The people fill out familiar tropes, for sure, but that familiarity is warm, comforting, welcoming. There’s no better example of this than Pat Maine’s all-night radio show, where every caller is a regular and no matter too insignificant. He talks about an incoming storm, spreads the word about a missing dog, reminisces about an old love; and always signs off with a cut from the game’s excellent soundtrack (more on that later). In Alan Wake‘s darker moments, Maine’s show is a beacon, an oasis of something friendly and wholesome. It represents the people of Bright Falls through the lonely nights, with a warmth and compassion that makes you all the more appreciative of them during the day.

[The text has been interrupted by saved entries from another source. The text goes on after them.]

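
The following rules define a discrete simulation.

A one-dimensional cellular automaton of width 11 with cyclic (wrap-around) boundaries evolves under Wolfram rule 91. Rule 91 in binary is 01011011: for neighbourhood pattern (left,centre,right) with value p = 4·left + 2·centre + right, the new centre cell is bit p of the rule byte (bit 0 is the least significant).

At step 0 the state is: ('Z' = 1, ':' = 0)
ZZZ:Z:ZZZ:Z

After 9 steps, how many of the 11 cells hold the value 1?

4

0) ZZZ:Z:ZZZ:Z
1) ::Z:::Z:Z:Z
2) ZZ:ZZZ:::::
3) ZZ:Z:ZZZZZZ
4) :Z:::Z:::::
5) Z:ZZZ:ZZZZZ
6) Z:Z:Z:Z::::
7) :::::::ZZZZ
8) ZZZZZZZZ::Z
9) :::::::ZZZZ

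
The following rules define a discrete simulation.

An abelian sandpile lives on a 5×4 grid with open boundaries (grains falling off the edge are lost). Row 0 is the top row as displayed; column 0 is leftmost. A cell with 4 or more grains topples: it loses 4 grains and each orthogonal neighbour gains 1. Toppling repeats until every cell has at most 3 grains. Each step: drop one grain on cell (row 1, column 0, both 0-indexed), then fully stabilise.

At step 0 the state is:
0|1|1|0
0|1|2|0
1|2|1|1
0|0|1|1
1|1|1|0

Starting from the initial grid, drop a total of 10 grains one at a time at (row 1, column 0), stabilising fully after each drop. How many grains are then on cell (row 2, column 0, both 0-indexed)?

3

gen 0: 0|1|1|0
0|1|2|0
1|2|1|1
0|0|1|1
1|1|1|0
gen 1: 0|1|1|0
1|1|2|0
1|2|1|1
0|0|1|1
1|1|1|0
gen 2: 0|1|1|0
2|1|2|0
1|2|1|1
0|0|1|1
1|1|1|0
gen 3: 0|1|1|0
3|1|2|0
1|2|1|1
0|0|1|1
1|1|1|0
gen 4: 1|1|1|0
0|2|2|0
2|2|1|1
0|0|1|1
1|1|1|0
gen 5: 1|1|1|0
1|2|2|0
2|2|1|1
0|0|1|1
1|1|1|0
gen 6: 1|1|1|0
2|2|2|0
2|2|1|1
0|0|1|1
1|1|1|0
gen 7: 1|1|1|0
3|2|2|0
2|2|1|1
0|0|1|1
1|1|1|0
gen 8: 2|1|1|0
0|3|2|0
3|2|1|1
0|0|1|1
1|1|1|0
gen 9: 2|1|1|0
1|3|2|0
3|2|1|1
0|0|1|1
1|1|1|0
gen 10: 2|1|1|0
2|3|2|0
3|2|1|1
0|0|1|1
1|1|1|0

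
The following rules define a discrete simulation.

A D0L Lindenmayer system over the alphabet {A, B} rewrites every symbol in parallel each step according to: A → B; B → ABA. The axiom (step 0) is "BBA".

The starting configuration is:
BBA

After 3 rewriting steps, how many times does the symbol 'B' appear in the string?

13

gen 0: BBA
gen 1: ABAABAB
gen 2: BABABBABABABA
gen 3: ABABABABABAABABABABABABABAB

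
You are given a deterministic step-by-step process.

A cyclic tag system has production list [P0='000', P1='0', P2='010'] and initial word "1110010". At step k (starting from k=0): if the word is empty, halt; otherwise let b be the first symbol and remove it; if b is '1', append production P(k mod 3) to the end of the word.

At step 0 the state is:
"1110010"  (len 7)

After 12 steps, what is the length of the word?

[0] "1110010"  (len 7)
[1] "110010000"  (len 9)
[2] "100100000"  (len 9)
[3] "00100000010"  (len 11)
[4] "0100000010"  (len 10)
[5] "100000010"  (len 9)
[6] "00000010010"  (len 11)
[7] "0000010010"  (len 10)
[8] "000010010"  (len 9)
[9] "00010010"  (len 8)
[10] "0010010"  (len 7)
[11] "010010"  (len 6)
[12] "10010"  (len 5)

5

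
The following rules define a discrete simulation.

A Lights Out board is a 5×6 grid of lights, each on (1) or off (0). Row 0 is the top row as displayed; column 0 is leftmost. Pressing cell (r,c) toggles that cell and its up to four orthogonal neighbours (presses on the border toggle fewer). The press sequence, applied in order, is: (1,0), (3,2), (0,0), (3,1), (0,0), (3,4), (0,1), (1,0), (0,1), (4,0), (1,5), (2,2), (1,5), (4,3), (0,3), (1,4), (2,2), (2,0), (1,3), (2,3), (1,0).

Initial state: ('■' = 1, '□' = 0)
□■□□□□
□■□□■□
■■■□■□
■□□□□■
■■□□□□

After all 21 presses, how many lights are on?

k=0  □■□□□□
□■□□■□
■■■□■□
■□□□□■
■■□□□□
k=1  ■■□□□□
■□□□■□
□■■□■□
■□□□□■
■■□□□□
k=2  ■■□□□□
■□□□■□
□■□□■□
■■■■□■
■■■□□□
k=3  □□□□□□
□□□□■□
□■□□■□
■■■■□■
■■■□□□
k=4  □□□□□□
□□□□■□
□□□□■□
□□□■□■
■□■□□□
k=5  ■■□□□□
■□□□■□
□□□□■□
□□□■□■
■□■□□□
k=6  ■■□□□□
■□□□■□
□□□□□□
□□□□■□
■□■□■□
k=7  □□■□□□
■■□□■□
□□□□□□
□□□□■□
■□■□■□
k=8  ■□■□□□
□□□□■□
■□□□□□
□□□□■□
■□■□■□
k=9  □■□□□□
□■□□■□
■□□□□□
□□□□■□
■□■□■□
k=10  □■□□□□
□■□□■□
■□□□□□
■□□□■□
□■■□■□
k=11  □■□□□■
□■□□□■
■□□□□■
■□□□■□
□■■□■□
k=12  □■□□□■
□■■□□■
■■■■□■
■□■□■□
□■■□■□
k=13  □■□□□□
□■■□■□
■■■■□□
■□■□■□
□■■□■□
k=14  □■□□□□
□■■□■□
■■■■□□
■□■■■□
□■□■□□
k=15  □■■■■□
□■■■■□
■■■■□□
■□■■■□
□■□■□□
k=16  □■■■□□
□■■□□■
■■■■■□
■□■■■□
□■□■□□
k=17  □■■■□□
□■□□□■
■□□□■□
■□□■■□
□■□■□□
k=18  □■■■□□
■■□□□■
□■□□■□
□□□■■□
□■□■□□
k=19  □■■□□□
■■■■■■
□■□■■□
□□□■■□
□■□■□□
k=20  □■■□□□
■■■□■■
□■■□□□
□□□□■□
□■□■□□
k=21  ■■■□□□
□□■□■■
■■■□□□
□□□□■□
□■□■□□

12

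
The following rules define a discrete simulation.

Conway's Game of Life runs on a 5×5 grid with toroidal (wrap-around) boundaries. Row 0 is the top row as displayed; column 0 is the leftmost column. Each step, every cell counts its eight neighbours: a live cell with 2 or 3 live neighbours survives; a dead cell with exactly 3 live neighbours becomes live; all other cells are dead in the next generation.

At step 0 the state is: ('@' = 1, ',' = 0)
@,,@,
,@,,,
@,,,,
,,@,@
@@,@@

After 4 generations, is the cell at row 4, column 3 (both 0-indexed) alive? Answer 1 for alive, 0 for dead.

0

t=0: @,,@,
,@,,,
@,,,,
,,@,@
@@,@@
t=1: ,,,@,
@@,,@
@@,,,
,,@,,
,@,,,
t=2: ,@@,@
,@@,@
,,@,@
@,@,,
,,@,,
t=3: ,,,,,
,,,,@
,,@,@
,,@,,
@,@,,
t=4: ,,,,,
,,,@,
,,,,,
,,@,,
,@,,,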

It all means that, when the residents of Bright Falls inevitably get caught in the crossfire, it’s all the more tragic. The dark forces chasing Alan don’t care about collateral damage. Rose, a local girl, is an early victim. A massive fan of Alan’s books, she’s easily manipulated into attempting to trap him in her home. Alan escapes, but Rose is left a mumbling husk. Before leaving her home, you can look into her bedroom, another example of how carefully Remedy has crafted every facet of this world. It bursts with a joviality and innocence which, it seems, has forever departed:

alanwake-rose

Playing through the game a second time is, at points, harrowing. Knowing what’s ahead for Rusty, the kindly park ranger, watching him lovingly bandage up the leg of an injured dog is heartbreaking.

alanwake-rusty

A quick note on the soundtrack, which serves as the icing on the cake, a final dose of charm and style to round things off. Selections from the licensed soundtrack, the cause of the game’s demise, cap off each radio broadcast and each in-game episode with panache: the end of Episode 2 singlehandedly made me a Poe fan. Petri Alanko complements this with a wonderful, poignant orchestral score, gorgeous in the hopeful moments and tense in the darker ones. Finnish rockers Poets of the Fall, longtime collaborators with Remedy, put in a delightful turn as the Anderson brothers’ old band.

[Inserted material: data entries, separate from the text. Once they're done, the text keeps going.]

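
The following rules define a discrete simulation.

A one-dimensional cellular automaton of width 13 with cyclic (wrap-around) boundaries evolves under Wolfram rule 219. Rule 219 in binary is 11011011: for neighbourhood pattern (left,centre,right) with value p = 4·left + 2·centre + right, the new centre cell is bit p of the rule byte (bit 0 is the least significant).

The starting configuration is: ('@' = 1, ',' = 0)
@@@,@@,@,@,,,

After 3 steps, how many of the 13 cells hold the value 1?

t=0: @@@,@@,@,@,,,
t=1: @@@,@@,,,,@@@
t=2: @@@,@@@@@@@@@
t=3: @@@,@@@@@@@@@

12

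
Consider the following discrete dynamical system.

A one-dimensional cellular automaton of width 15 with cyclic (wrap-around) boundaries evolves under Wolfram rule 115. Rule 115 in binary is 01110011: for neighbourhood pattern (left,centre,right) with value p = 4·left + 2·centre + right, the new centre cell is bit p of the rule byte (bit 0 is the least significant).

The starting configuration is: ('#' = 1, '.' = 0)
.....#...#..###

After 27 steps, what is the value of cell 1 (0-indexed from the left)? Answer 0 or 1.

1

t=0: .....#...#..###
t=1: #####.###.##..#
t=2: ....##..##.###.
t=3: ####.###.##..##
t=4: ...##..##.###..
t=5: ###.###.##..###
t=6: ..##..##.###...
t=7: ##.###.##..####
t=8: .##..##.###....
t=9: #.###.##..#####
t=10: ##..##.###.....
t=11: .###.##..######
t=12: #..##.###.....#
t=13: ###.##..######.
t=14: ..##.###.....##
t=15: ##.##..######.#
t=16: .##.###.....##.
t=17: #.##..######.##
t=18: ##.###.....##..
t=19: .##..######.###
t=20: #.###.....##..#
t=21: ##..######.###.
t=22: .###.....##..##
t=23: #..######.###.#
t=24: ###.....##..##.
t=25: ..######.###.##
t=26: ##.....##..##.#
t=27: .######.###.##.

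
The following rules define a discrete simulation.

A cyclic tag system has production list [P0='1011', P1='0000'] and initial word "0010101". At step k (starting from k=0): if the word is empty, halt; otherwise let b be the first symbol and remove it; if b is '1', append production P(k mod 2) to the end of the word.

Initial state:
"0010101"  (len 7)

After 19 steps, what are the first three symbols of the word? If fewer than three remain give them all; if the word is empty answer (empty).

t=0: "0010101"  (len 7)
t=1: "010101"  (len 6)
t=2: "10101"  (len 5)
t=3: "01011011"  (len 8)
t=4: "1011011"  (len 7)
t=5: "0110111011"  (len 10)
t=6: "110111011"  (len 9)
t=7: "101110111011"  (len 12)
t=8: "011101110110000"  (len 15)
t=9: "11101110110000"  (len 14)
t=10: "11011101100000000"  (len 17)
t=11: "10111011000000001011"  (len 20)
t=12: "01110110000000010110000"  (len 23)
t=13: "1110110000000010110000"  (len 22)
t=14: "1101100000000101100000000"  (len 25)
t=15: "1011000000001011000000001011"  (len 28)
t=16: "0110000000010110000000010110000"  (len 31)
t=17: "110000000010110000000010110000"  (len 30)
t=18: "100000000101100000000101100000000"  (len 33)
t=19: "000000001011000000001011000000001011"  (len 36)

000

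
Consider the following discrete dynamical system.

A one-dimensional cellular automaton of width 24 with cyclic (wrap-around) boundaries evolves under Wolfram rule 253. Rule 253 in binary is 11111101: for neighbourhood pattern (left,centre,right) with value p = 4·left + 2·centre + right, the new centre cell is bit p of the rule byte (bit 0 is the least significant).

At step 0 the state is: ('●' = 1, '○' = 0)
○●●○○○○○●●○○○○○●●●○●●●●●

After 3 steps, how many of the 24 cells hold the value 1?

gen 0: ○●●○○○○○●●○○○○○●●●○●●●●●
gen 1: ●●●●●●●○●●●●●●○●●●●●●●●●
gen 2: ●●●●●●●●●●●●●●●●●●●●●●●●
gen 3: ●●●●●●●●●●●●●●●●●●●●●●●●

24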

In other areas, of course, Alan Wake is far from perfect (the second half of the game is not as good as the first; Alan has an annoying habit of narrating over everything; and good God, has the facial animation ever aged horribly), but it’s such a remarkable achievement of world building that a lot of its niggling issues are a moot point—or, in some cases, perhaps actually a point in its favor. One of the game’s stranger stylistic choices is how it gives you explicit visual and audio cues to let you know you’ve finished any given combat encounter. It’s an odd move for a self-proclaimed horror game—knowing no more enemies are around necessarily sucks away much of the tension. But, eventually, I realized it has a purpose. It’s an indicator that you can relax, that you can stop. Let your guard down. Explore for a minute. Perhaps put on one of Pat Maine’s radio programs. Take a moment, before you inevitably plunge back into the darkness, to just exist in this wonderfully realized world.

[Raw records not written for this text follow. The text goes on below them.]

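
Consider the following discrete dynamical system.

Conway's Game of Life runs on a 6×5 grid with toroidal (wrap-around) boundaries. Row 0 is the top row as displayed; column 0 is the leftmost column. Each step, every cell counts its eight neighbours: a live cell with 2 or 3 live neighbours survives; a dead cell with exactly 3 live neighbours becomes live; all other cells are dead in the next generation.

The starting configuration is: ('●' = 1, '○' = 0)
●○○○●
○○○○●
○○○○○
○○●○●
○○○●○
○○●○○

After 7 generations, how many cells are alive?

8

t=0: ●○○○●
○○○○●
○○○○○
○○●○●
○○○●○
○○●○○
t=1: ●○○●●
●○○○●
○○○●○
○○○●○
○○●●○
○○○●●
t=2: ○○○○○
●○○○○
○○○●○
○○○●●
○○●○○
●○○○○
t=3: ○○○○○
○○○○○
○○○●○
○○●●●
○○○●●
○○○○○
t=4: ○○○○○
○○○○○
○○●●●
○○●○○
○○●○●
○○○○○
t=5: ○○○○○
○○○●○
○○●●○
○●●○●
○○○●○
○○○○○
t=6: ○○○○○
○○●●○
○●○○●
○●○○●
○○●●○
○○○○○
t=7: ○○○○○
○○●●○
○●○○●
○●○○●
○○●●○
○○○○○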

Remedy are trying to resolve the licensing issue, so perhaps Alan Wake will one day return to digital shelves. In the meantime, you might be able to find a used copy somewhere. If not, Alan Wake’s American Nightmare, a shorter, slightly pulpier sequel, is still available for sale. Its setting is different—a dark, two-lane desert highway—but it is itself beautiful, vibrant, and rich. 

This is not a paid endorsement or anything. I just really love this game and want to make sure you know how to get your hands on it if that’s something you want to do now.